Le cours du baril de Brent a franchi le seuil symbolique des 80 dollars en séance mardi. Il faut remonter à octobre 2018 pour retrouver un tel niveau. Depuis son point bas d'octobre 2020, la référence européenne a augmenté de quelque 116%. Aux Etats-Unis, le baril de WTI suit la même tendance dépassant les 76,27 dollars, s'approchant du dernier sommet du début de l'été à 76,98 dollars le baril.
Si elle persistait, cette augmentation ne risque-t-elle pas de ralentir la vigoureuse reprise économique mondiale, estimée à 5,5% cette année (+ 4,1% prévus pour 2022) par les experts de l'Opep ?

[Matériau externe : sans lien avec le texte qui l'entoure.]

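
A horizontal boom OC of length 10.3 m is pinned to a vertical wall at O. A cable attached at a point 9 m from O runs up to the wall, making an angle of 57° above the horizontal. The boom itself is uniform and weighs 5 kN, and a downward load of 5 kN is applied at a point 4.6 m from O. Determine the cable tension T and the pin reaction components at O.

T = 6.459 kN, O_x = 3.518 kN, O_y = 4.583 kN

ΣM about O: T·sin57°·9 − 5·5.15 − 5·4.6 = 0 → T = 48.75/(9·0.838671) = 6.45863 ≈ 6.459 kN.
ΣF_x = 0: O_x − T·cos57° = 0 → O_x = 6.45863 × 0.544639 = 3.518 kN.
ΣF_y = 0: O_y + T·sin57° − 5 − 5 = 0 → O_y = 10 − 6.45863 × 0.838671 = 4.583 kN.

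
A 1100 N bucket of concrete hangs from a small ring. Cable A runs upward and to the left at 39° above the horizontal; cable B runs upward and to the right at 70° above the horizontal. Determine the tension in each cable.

T_A = 397.9 N, T_B = 904.1 N

ΣF_x = 0: −T_A·cos39° + T_B·cos70° = 0 → T_B = 2.27222·T_A.
ΣF_y = 0: T_A·sin39° + T_B·sin70° = 1100.
Substitute: T_A·(0.62932 + 2.27222·0.939693) = 1100 → T_A = 397.901 ≈ 397.9 N.
Then T_B = 2.27222 × 397.901 = 904.1 N.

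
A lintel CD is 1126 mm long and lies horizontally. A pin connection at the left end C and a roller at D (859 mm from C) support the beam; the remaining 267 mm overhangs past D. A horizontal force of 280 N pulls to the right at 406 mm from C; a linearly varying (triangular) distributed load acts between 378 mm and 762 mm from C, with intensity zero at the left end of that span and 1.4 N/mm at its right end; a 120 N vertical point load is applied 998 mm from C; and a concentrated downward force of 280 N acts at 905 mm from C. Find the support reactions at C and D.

C_x = -280.0 N, C_y = 36.00 N, D_y = 632.8 N

Resultant of the triangular load: ½ × 1.4 × 384 = 268.8 N, acting at 634 mm from C (one-third of the span from the peak).
Taking moments about C: D_y·859 − (½·1.4·384)·634 − 120·998 − 280·905 = 0 → D_y = 543579.2/859 = 632.805 ≈ 632.8 N.
ΣF_y = 0: C_y + 632.805 − ½·1.4·384 − 120 − 280 = 0 → C_y = 36.00 N.
ΣF_x = 0: C_x + 280 = 0 → C_x = -280.0 N.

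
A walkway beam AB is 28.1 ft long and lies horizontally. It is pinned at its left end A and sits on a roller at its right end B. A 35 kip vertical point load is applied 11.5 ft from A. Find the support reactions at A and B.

Moments about A: B_y·28.1 − 35·11.5 = 0 → B_y = 402.5/28.1 = 14.3238 ≈ 14.32 kip.
ΣF_y = 0: A_y + 14.3238 − 35 = 0 → A_y = 20.68 kip.
ΣF_x = 0: no horizontal applied forces, so A_x = 0.

A_x = 0, A_y = 20.68 kip, B_y = 14.32 kip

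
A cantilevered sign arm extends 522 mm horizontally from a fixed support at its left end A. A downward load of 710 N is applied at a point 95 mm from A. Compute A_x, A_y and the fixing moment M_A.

A_x = 0, A_y = 710.0 N, M_A = 67450 N·mm

ΣF_x = 0: A_x = 0.
ΣF_y = 0: A_y − 710 = 0 → A_y = 710.0 N.
ΣM about A: M_A − 710·95 = 0 → M_A = 67450 N·mm.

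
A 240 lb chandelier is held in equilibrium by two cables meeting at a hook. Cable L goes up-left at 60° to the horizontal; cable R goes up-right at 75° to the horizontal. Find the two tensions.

ΣF_x = 0: −T_L·cos60° + T_R·cos75° = 0 → T_R = 1.93185·T_L.
ΣF_y = 0: T_L·sin60° + T_R·sin75° = 240.
Substitute: T_L·(0.866025 + 1.93185·0.965926) = 240 → T_L = 87.8462 ≈ 87.85 lb.
Then T_R = 1.93185 × 87.8462 = 169.7 lb.

T_L = 87.85 lb, T_R = 169.7 lb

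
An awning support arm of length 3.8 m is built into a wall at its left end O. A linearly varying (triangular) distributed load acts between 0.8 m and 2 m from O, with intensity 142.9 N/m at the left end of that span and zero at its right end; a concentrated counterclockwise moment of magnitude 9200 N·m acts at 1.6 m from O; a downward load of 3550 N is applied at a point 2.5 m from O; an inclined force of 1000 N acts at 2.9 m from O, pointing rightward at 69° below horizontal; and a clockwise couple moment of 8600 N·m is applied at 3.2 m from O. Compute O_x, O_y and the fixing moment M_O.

O_x = -358.4 N, O_y = 4569 N, M_O = 11090 N·m

Resultant of the triangular load: ½ × 142.9 × 1.2 = 85.74 N, acting at 1.2 m from O (one-third of the span from the peak).
ΣF_x = 0: O_x + 1000·cos69° = 0 → O_x = -358.4 N.
ΣF_y = 0: O_y − ½·142.9·1.2 − 3550 − 1000·sin69° = 0 → O_y = 4569 N.
ΣM about O: M_O − (½·142.9·1.2)·1.2 + 9200 − 3550·2.5 − 1000·sin69°·2.9 − 8600 = 0 → M_O = 11090 N·m.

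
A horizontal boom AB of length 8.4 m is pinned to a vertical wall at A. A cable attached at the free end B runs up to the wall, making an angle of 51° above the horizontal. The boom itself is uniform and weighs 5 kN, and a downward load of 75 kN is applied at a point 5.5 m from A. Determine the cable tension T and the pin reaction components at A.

T = 66.41 kN, A_x = 41.79 kN, A_y = 28.39 kN

ΣM about A: T·sin51°·8.4 − 5·4.2 − 75·5.5 = 0 → T = 433.5/(8.4·0.777146) = 66.406 ≈ 66.41 kN.
ΣF_x = 0: A_x − T·cos51° = 0 → A_x = 66.406 × 0.62932 = 41.79 kN.
ΣF_y = 0: A_y + T·sin51° − 5 − 75 = 0 → A_y = 80 − 66.406 × 0.777146 = 28.39 kN.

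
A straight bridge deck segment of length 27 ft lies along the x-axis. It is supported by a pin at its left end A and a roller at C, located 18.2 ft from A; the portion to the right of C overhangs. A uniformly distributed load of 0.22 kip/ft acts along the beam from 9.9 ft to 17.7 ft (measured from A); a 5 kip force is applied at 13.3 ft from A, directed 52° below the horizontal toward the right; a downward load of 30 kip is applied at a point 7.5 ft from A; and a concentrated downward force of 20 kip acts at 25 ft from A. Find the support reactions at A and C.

Resultant of the distributed load: 0.22 × 7.8 = 1.716 kip at 13.8 ft from A.
Moments about A: C_y·18.2 − (0.22·7.8)·13.8 − 5·sin52°·13.3 − 30·7.5 − 20·25 = 0 → C_y = 801.084/18.2 = 44.0156 ≈ 44.02 kip.
ΣF_y = 0: A_y + 44.0156 − 0.22·7.8 − 5·sin52° − 30 − 20 = 0 → A_y = 11.64 kip.
ΣF_x = 0: A_x + 5·cos52° = 0 → A_x = -3.078 kip.

A_x = -3.078 kip, A_y = 11.64 kip, C_y = 44.02 kip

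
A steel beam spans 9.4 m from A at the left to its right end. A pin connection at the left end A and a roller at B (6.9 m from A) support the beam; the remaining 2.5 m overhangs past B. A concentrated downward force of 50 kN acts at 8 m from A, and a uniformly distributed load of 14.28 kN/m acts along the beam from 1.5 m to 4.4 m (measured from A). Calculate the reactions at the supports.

Resultant of the distributed load: 14.28 × 2.9 = 41.412 kN at 2.95 m from A.
Moments about A: B_y·6.9 − 50·8 − (14.28·2.9)·2.95 = 0 → B_y = 522.1654/6.9 = 75.6761 ≈ 75.68 kN.
ΣF_y = 0: A_y + 75.6761 − 50 − 14.28·2.9 = 0 → A_y = 15.74 kN.
ΣF_x = 0: no horizontal applied forces, so A_x = 0.

A_x = 0, A_y = 15.74 kN, B_y = 75.68 kN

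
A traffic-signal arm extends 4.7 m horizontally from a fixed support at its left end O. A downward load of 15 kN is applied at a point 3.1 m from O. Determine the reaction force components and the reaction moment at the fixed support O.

O_x = 0, O_y = 15.00 kN, M_O = 46.50 kN·m

ΣF_x = 0: O_x = 0.
ΣF_y = 0: O_y − 15 = 0 → O_y = 15.00 kN.
ΣM about O: M_O − 15·3.1 = 0 → M_O = 46.50 kN·m.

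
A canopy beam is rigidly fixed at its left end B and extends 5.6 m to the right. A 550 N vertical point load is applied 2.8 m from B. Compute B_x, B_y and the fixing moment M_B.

ΣF_x = 0: B_x = 0.
ΣF_y = 0: B_y − 550 = 0 → B_y = 550.0 N.
ΣM about B: M_B − 550·2.8 = 0 → M_B = 1540 N·m.

B_x = 0, B_y = 550.0 N, M_B = 1540 N·m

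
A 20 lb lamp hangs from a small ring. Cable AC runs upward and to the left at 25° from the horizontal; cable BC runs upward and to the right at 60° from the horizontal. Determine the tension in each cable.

T_AC = 10.04 lb, T_BC = 18.20 lb

ΣF_x = 0: −T_AC·cos25° + T_BC·cos60° = 0 → T_BC = 1.81262·T_AC.
ΣF_y = 0: T_AC·sin25° + T_BC·sin60° = 20.
Substitute: T_AC·(0.422618 + 1.81262·0.866025) = 20 → T_AC = 10.0382 ≈ 10.04 lb.
Then T_BC = 1.81262 × 10.0382 = 18.20 lb.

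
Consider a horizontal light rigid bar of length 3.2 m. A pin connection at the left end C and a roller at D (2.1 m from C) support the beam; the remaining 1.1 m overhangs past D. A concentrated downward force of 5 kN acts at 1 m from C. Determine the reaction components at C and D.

C_x = 0, C_y = 2.619 kN, D_y = 2.381 kN

ΣM about C: D_y·2.1 − 5·1 = 0 → D_y = 5/2.1 = 2.38095 ≈ 2.381 kN.
ΣF_y = 0: C_y + 2.38095 − 5 = 0 → C_y = 2.619 kN.
ΣF_x = 0: no horizontal applied forces, so C_x = 0.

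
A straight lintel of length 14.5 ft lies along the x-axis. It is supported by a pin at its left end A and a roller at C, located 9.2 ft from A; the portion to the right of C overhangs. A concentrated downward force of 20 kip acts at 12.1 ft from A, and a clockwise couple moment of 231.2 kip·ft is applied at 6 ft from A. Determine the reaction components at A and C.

ΣM about A: C_y·9.2 − 20·12.1 − 231.2 = 0 → C_y = 473.2/9.2 = 51.4348 ≈ 51.43 kip.
ΣF_y = 0: A_y + 51.4348 − 20 = 0 → A_y = -31.43 kip.
ΣF_x = 0: no horizontal applied forces, so A_x = 0.

A_x = 0, A_y = -31.43 kip, C_y = 51.43 kip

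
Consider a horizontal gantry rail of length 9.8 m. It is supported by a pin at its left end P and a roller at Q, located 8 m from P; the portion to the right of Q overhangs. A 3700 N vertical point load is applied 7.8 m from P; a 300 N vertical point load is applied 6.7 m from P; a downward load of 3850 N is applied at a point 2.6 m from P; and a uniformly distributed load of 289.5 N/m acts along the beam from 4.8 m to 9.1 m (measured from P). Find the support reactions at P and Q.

Resultant of the distributed load: 289.5 × 4.3 = 1244.85 N at 6.95 m from P.
Taking moments about P: Q_y·8 − 3700·7.8 − 300·6.7 − 3850·2.6 − (289.5·4.3)·6.95 = 0 → Q_y = 49531.7075/8 = 6191.46 ≈ 6191 N.
ΣF_y = 0: P_y + 6191.46 − 3700 − 300 − 3850 − 289.5·4.3 = 0 → P_y = 2903 N.
ΣF_x = 0: no horizontal applied forces, so P_x = 0.

P_x = 0, P_y = 2903 N, Q_y = 6191 N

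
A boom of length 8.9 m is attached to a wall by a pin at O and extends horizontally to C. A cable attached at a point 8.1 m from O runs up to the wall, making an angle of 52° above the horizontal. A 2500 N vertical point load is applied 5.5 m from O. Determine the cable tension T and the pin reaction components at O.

ΣM about O: T·sin52°·8.1 − 2500·5.5 = 0 → T = 13750/(8.1·0.788011) = 2154.2 ≈ 2154 N.
ΣF_x = 0: O_x − T·cos52° = 0 → O_x = 2154.2 × 0.615661 = 1326 N.
ΣF_y = 0: O_y + T·sin52° − 2500 = 0 → O_y = 2500 − 2154.2 × 0.788011 = 802.5 N.

T = 2154 N, O_x = 1326 N, O_y = 802.5 N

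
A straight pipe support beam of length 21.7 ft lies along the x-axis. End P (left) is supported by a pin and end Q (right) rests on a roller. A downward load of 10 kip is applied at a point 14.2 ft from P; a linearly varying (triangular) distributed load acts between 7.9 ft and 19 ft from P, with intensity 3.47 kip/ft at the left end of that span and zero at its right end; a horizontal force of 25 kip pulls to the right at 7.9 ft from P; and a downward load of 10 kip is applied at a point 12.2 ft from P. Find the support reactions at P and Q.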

Tous les prix de l'énergie orientés à la hausse
La question se pose avec une certaine acuité, car tous les prix de l'énergie sont orientés à la hausse. Ainsi, une partie de l'appréciation de l'or noir résulte du report de la demande de gaz naturel sur le pétrole. Depuis avril 2021, les prix du gaz naturel ont flambé de 133%, ceux du charbon thermique ont bondi de 160% sur un an. Quand à l'électricité, pratiquement aucun pays européen n'échappe à l'alourdissement des factures, obligeant les gouvernements à aider les ménages les plus fragiles, face à des dépenses contraintes. Ainsi, en France, après avoir décidé de verser un chèque énergétique de 100 euros, le gouvernement planche déjà sur de nouvelles mesures.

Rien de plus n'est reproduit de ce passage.